All the above factors hinge, in some form, on the world economy and weather, which are not easy to predict.

"Last year I wrote that some unforeseen circumstances, such as a contraction in the global economy or significant worldwide increases in production, would have to occur before there would be a halt to the strong upward momentum in land values," Swenson says. "Both those events were realized during the last half of 2008."

The timing may be opportune for those who have a desire or need to sell their land. Prices are at historic highs, the land rent-to-land value ratio is historically low and capital gains tax rates are attractive.

"The main consideration against selling is how to better use the funds," Swenson says. "The return and perceived safety of other investments may not be satisfactory. Another reason is they don't make land anymore, but the world population increases by 70-75 million/year."

The largest increase in cropland values was in the east-central region at more than 30%, to $961/acre, followed by increases around 18% in the southeastern part of the state at $1,362, the north-central region at $753 and the southern Red River Valley at $1,992. The northern Red Valley region was up 13% to $1,482/acre.
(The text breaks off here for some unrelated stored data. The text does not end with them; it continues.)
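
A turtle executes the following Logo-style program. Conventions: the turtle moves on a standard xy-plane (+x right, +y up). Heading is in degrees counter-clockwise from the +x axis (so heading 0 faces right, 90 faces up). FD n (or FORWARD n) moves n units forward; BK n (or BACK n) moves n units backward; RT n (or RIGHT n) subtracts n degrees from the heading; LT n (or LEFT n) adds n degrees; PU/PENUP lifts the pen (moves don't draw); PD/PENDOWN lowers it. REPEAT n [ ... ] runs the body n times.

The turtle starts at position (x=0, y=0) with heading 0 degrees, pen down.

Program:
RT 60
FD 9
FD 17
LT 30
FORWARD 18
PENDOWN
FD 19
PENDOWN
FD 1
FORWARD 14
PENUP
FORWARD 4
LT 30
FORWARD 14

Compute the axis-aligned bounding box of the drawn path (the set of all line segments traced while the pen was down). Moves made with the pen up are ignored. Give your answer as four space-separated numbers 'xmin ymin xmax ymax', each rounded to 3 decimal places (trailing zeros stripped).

Executing turtle program step by step:
Start: pos=(0,0), heading=0, pen down
RT 60: heading 0 -> 300
FD 9: (0,0) -> (4.5,-7.794) [heading=300, draw]
FD 17: (4.5,-7.794) -> (13,-22.517) [heading=300, draw]
LT 30: heading 300 -> 330
FD 18: (13,-22.517) -> (28.588,-31.517) [heading=330, draw]
PD: pen down
FD 19: (28.588,-31.517) -> (45.043,-41.017) [heading=330, draw]
PD: pen down
FD 1: (45.043,-41.017) -> (45.909,-41.517) [heading=330, draw]
FD 14: (45.909,-41.517) -> (58.033,-48.517) [heading=330, draw]
PU: pen up
FD 4: (58.033,-48.517) -> (61.497,-50.517) [heading=330, move]
LT 30: heading 330 -> 0
FD 14: (61.497,-50.517) -> (75.497,-50.517) [heading=0, move]
Final: pos=(75.497,-50.517), heading=0, 6 segment(s) drawn

Segment endpoints: x in {0, 4.5, 13, 28.588, 45.043, 45.909, 58.033}, y in {-48.517, -41.517, -41.017, -31.517, -22.517, -7.794, 0}
xmin=0, ymin=-48.517, xmax=58.033, ymax=0

Answer: 0 -48.517 58.033 0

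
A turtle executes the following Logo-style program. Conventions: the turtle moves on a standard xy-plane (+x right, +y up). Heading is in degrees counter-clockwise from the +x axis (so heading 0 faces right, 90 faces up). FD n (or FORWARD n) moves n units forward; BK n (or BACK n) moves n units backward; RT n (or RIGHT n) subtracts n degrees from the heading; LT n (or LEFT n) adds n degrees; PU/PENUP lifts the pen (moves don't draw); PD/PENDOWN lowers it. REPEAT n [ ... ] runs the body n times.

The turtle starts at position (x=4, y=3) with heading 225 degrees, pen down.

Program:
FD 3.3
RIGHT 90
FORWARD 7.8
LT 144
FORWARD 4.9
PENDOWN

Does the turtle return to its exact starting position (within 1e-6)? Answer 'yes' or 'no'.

Executing turtle program step by step:
Start: pos=(4,3), heading=225, pen down
FD 3.3: (4,3) -> (1.667,0.667) [heading=225, draw]
RT 90: heading 225 -> 135
FD 7.8: (1.667,0.667) -> (-3.849,6.182) [heading=135, draw]
LT 144: heading 135 -> 279
FD 4.9: (-3.849,6.182) -> (-3.082,1.342) [heading=279, draw]
PD: pen down
Final: pos=(-3.082,1.342), heading=279, 3 segment(s) drawn

Start position: (4, 3)
Final position: (-3.082, 1.342)
Distance = 7.274; >= 1e-6 -> NOT closed

Answer: no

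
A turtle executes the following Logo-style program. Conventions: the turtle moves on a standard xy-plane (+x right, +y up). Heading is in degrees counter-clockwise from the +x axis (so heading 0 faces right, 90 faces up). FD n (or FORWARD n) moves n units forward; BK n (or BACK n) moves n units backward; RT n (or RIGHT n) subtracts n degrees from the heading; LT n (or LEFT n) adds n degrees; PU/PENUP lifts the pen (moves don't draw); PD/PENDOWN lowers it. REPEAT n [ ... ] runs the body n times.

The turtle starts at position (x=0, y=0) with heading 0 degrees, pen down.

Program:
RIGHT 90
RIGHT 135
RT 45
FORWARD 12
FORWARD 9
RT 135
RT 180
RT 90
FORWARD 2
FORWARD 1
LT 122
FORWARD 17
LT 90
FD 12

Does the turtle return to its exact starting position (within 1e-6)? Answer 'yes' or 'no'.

Answer: no

Derivation:
Executing turtle program step by step:
Start: pos=(0,0), heading=0, pen down
RT 90: heading 0 -> 270
RT 135: heading 270 -> 135
RT 45: heading 135 -> 90
FD 12: (0,0) -> (0,12) [heading=90, draw]
FD 9: (0,12) -> (0,21) [heading=90, draw]
RT 135: heading 90 -> 315
RT 180: heading 315 -> 135
RT 90: heading 135 -> 45
FD 2: (0,21) -> (1.414,22.414) [heading=45, draw]
FD 1: (1.414,22.414) -> (2.121,23.121) [heading=45, draw]
LT 122: heading 45 -> 167
FD 17: (2.121,23.121) -> (-14.443,26.945) [heading=167, draw]
LT 90: heading 167 -> 257
FD 12: (-14.443,26.945) -> (-17.142,15.253) [heading=257, draw]
Final: pos=(-17.142,15.253), heading=257, 6 segment(s) drawn

Start position: (0, 0)
Final position: (-17.142, 15.253)
Distance = 22.946; >= 1e-6 -> NOT closed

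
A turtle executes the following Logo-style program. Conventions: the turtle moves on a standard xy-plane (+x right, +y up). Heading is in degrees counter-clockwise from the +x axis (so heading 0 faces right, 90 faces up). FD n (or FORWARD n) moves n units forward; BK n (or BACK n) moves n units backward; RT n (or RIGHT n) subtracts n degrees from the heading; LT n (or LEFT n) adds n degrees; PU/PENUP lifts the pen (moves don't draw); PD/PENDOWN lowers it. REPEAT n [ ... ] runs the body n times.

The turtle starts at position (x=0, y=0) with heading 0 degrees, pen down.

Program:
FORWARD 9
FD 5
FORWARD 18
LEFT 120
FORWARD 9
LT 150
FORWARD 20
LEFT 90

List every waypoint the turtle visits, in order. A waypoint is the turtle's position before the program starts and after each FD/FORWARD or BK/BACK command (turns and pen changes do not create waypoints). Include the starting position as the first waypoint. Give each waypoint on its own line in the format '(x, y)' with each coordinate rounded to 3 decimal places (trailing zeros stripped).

Executing turtle program step by step:
Start: pos=(0,0), heading=0, pen down
FD 9: (0,0) -> (9,0) [heading=0, draw]
FD 5: (9,0) -> (14,0) [heading=0, draw]
FD 18: (14,0) -> (32,0) [heading=0, draw]
LT 120: heading 0 -> 120
FD 9: (32,0) -> (27.5,7.794) [heading=120, draw]
LT 150: heading 120 -> 270
FD 20: (27.5,7.794) -> (27.5,-12.206) [heading=270, draw]
LT 90: heading 270 -> 0
Final: pos=(27.5,-12.206), heading=0, 5 segment(s) drawn
Waypoints (6 total):
(0, 0)
(9, 0)
(14, 0)
(32, 0)
(27.5, 7.794)
(27.5, -12.206)

Answer: (0, 0)
(9, 0)
(14, 0)
(32, 0)
(27.5, 7.794)
(27.5, -12.206)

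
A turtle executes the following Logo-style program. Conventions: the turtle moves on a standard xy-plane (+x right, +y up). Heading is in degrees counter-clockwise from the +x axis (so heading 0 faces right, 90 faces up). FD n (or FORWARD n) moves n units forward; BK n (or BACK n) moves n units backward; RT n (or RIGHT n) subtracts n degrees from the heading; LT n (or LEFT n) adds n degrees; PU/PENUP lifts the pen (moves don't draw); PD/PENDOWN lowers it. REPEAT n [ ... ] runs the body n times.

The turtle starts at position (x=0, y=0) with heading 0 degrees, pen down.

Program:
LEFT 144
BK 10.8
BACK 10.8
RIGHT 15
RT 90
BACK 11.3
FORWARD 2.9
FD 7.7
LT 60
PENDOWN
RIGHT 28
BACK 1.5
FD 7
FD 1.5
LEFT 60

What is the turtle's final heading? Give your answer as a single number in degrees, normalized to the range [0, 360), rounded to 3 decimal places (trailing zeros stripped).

Executing turtle program step by step:
Start: pos=(0,0), heading=0, pen down
LT 144: heading 0 -> 144
BK 10.8: (0,0) -> (8.737,-6.348) [heading=144, draw]
BK 10.8: (8.737,-6.348) -> (17.475,-12.696) [heading=144, draw]
RT 15: heading 144 -> 129
RT 90: heading 129 -> 39
BK 11.3: (17.475,-12.696) -> (8.693,-19.807) [heading=39, draw]
FD 2.9: (8.693,-19.807) -> (10.947,-17.982) [heading=39, draw]
FD 7.7: (10.947,-17.982) -> (16.931,-13.137) [heading=39, draw]
LT 60: heading 39 -> 99
PD: pen down
RT 28: heading 99 -> 71
BK 1.5: (16.931,-13.137) -> (16.442,-14.555) [heading=71, draw]
FD 7: (16.442,-14.555) -> (18.721,-7.936) [heading=71, draw]
FD 1.5: (18.721,-7.936) -> (19.21,-6.518) [heading=71, draw]
LT 60: heading 71 -> 131
Final: pos=(19.21,-6.518), heading=131, 8 segment(s) drawn

Answer: 131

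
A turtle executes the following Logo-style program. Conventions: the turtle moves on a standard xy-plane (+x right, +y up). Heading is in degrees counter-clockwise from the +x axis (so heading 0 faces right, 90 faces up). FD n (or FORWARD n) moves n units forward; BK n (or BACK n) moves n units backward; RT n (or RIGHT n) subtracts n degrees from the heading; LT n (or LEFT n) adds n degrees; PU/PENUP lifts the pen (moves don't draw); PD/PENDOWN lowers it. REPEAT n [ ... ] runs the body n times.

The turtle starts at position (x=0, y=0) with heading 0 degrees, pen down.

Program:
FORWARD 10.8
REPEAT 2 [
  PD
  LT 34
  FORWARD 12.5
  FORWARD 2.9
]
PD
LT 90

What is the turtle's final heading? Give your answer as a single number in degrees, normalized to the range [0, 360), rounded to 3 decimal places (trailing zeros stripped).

Executing turtle program step by step:
Start: pos=(0,0), heading=0, pen down
FD 10.8: (0,0) -> (10.8,0) [heading=0, draw]
REPEAT 2 [
  -- iteration 1/2 --
  PD: pen down
  LT 34: heading 0 -> 34
  FD 12.5: (10.8,0) -> (21.163,6.99) [heading=34, draw]
  FD 2.9: (21.163,6.99) -> (23.567,8.612) [heading=34, draw]
  -- iteration 2/2 --
  PD: pen down
  LT 34: heading 34 -> 68
  FD 12.5: (23.567,8.612) -> (28.25,20.201) [heading=68, draw]
  FD 2.9: (28.25,20.201) -> (29.336,22.89) [heading=68, draw]
]
PD: pen down
LT 90: heading 68 -> 158
Final: pos=(29.336,22.89), heading=158, 5 segment(s) drawn

Answer: 158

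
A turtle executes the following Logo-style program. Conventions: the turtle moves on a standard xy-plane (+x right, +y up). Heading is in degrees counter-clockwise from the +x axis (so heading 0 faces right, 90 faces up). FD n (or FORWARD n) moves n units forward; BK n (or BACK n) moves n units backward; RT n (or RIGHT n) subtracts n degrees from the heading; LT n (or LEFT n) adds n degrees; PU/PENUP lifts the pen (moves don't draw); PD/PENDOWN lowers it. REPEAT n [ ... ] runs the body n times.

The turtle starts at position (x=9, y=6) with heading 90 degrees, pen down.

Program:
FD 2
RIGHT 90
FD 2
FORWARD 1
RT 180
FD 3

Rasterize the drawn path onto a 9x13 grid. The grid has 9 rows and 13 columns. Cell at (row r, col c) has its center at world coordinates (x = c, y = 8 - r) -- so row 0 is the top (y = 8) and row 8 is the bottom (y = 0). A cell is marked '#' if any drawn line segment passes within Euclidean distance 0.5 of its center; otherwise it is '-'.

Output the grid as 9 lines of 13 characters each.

Answer: ---------####
---------#---
---------#---
-------------
-------------
-------------
-------------
-------------
-------------

Derivation:
Segment 0: (9,6) -> (9,8)
Segment 1: (9,8) -> (11,8)
Segment 2: (11,8) -> (12,8)
Segment 3: (12,8) -> (9,8)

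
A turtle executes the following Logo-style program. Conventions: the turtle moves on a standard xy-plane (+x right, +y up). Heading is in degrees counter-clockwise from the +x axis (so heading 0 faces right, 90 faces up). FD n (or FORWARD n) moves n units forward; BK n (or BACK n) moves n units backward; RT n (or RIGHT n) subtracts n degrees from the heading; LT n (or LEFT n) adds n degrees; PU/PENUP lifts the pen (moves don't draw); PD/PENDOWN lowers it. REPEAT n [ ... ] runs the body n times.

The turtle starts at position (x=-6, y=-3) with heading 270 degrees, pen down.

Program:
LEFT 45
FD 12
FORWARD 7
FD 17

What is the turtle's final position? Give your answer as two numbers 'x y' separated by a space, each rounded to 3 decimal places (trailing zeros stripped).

Answer: 19.456 -28.456

Derivation:
Executing turtle program step by step:
Start: pos=(-6,-3), heading=270, pen down
LT 45: heading 270 -> 315
FD 12: (-6,-3) -> (2.485,-11.485) [heading=315, draw]
FD 7: (2.485,-11.485) -> (7.435,-16.435) [heading=315, draw]
FD 17: (7.435,-16.435) -> (19.456,-28.456) [heading=315, draw]
Final: pos=(19.456,-28.456), heading=315, 3 segment(s) drawn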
Increases in the northwest, southwest and south-central regions ranged from 5% to 8% at $473, $562 and $678, respectively.

The southeastern and east-central regions have led the charge in land values the past six years with an average annual increase of nearly 17%.

"Land rents tend to be stickier than land values and are slower to move up and slower to move down," Swenson says. "For example, during the past six years when cropland values increased by an average annual rate of 16%, rents increased by 5%. During the last land crash, from the 1981-1982 peak to the 1987-1988 trough, the total drop in cropland values was about 40%, but land rents only declined 15%."

The increase in cropland rents (January 2008 to January 2009) was 7%. This is down from the prior year's increase of 10%, but is very strong in historical terms. The rate of increase in per acre cropland rents were the highest in the southern Red River Valley. The increase was 17% to $85.50. The east-central region was up 10% to $46.10. Rents increased 5-7% in the northeastern, southeastern, north-central, north Red River Valley and south-central regions to $42.20, $63.20, $39.80, $62.60 and $34.90, respectively.

Rents increased 1-2% in the southwestern and northwestern regions to $29.90 and $30.60, respectively.

"I believe most of the increase in cropland rents were from renewals of multiyear contracts where landlords wanted to catch up on recent trends and one-year contract activity during the first part of 2008," Swenson says. "Given the drop in crop prices and profit outlook for 2009 that occurred during the last third of 2008, most annual contracts renewed at the end of 2008 were probably flat."

Swenson cautions that the values and rents are averages for large multi-county regions. Prices can vary considerably within a region.